Combine flour, sugar, and salt in a large bowl. Cut lard or shortening into the flour mixture with a pastry cutter, forks, or your hands. The mixture will be done when the butter has been well incorporated into the flour mixture, and the butter is the size of peas.
Combine milk and 3 tablespoons water in a measuring cup. Mix a bit at a time into the dough. You may not need to use all the milk/water. Stop adding it in when the dough starts forming large clumps.
Form the dough into a ball and flatten it with your hands. Wrap it in plastic wrap and store in the refrigerator for at least an hour, or up to 5 days.
When ready, roll the pie dough out on a floured surface. Roll out gently in all directions, and turn the dough as you go. Make sure there is enough flour under the dough so it doesn't stick. Roll the dough until it is about a 14" circle.
Carefully place the pie dough into a 9-inch pie dish. Trim off the excess pie crust. Tuck the edges under and crimp using your fingers or a fork.
Place the pie crust in the freezer while you preheat the oven to 375°F.
When the oven has preheated, take the pie crust from the freezer.
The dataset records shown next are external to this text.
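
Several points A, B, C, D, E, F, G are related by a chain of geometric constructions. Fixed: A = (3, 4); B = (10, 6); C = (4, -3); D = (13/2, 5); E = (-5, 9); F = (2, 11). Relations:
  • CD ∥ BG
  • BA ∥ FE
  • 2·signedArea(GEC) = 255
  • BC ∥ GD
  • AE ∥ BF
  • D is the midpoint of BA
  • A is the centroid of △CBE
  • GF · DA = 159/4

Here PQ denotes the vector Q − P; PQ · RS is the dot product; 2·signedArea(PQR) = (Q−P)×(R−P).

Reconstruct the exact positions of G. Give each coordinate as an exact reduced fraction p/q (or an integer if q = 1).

1. G_x = 25/2  [BC ∥ GD ∩ CD ∥ BG]
2. G_y = 14  [BC ∥ GD ∩ CD ∥ BG]
   → G = (25/2, 14)

G = (25/2, 14)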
Line the pie crust with parchment paper. Crunch the parchment paper up so that it will easily shape the crust. Fill the crust up with pie weights or dried beans.
Whisk egg and 1 tablespoon water together in a small bowl. Brush the egg wash mixture on the edges of the pie. Par-bake the pie crust for 10 minutes. After 10 minutes, remove the pie crust from the oven onto a wire rack and remove the pie weights and parchment paper. Allow the pie crust to rest while you make the pumpkin pie filling.
Use any extra dough to make decorations for the pie. Cut out leaves or any other shapes you would like. Place them on a parchment paper lined baking sheet. Brush with an egg wash and bake for 10-15 minutes at 350°F, or until browned. Decorate the pie after it has been baked and cooled.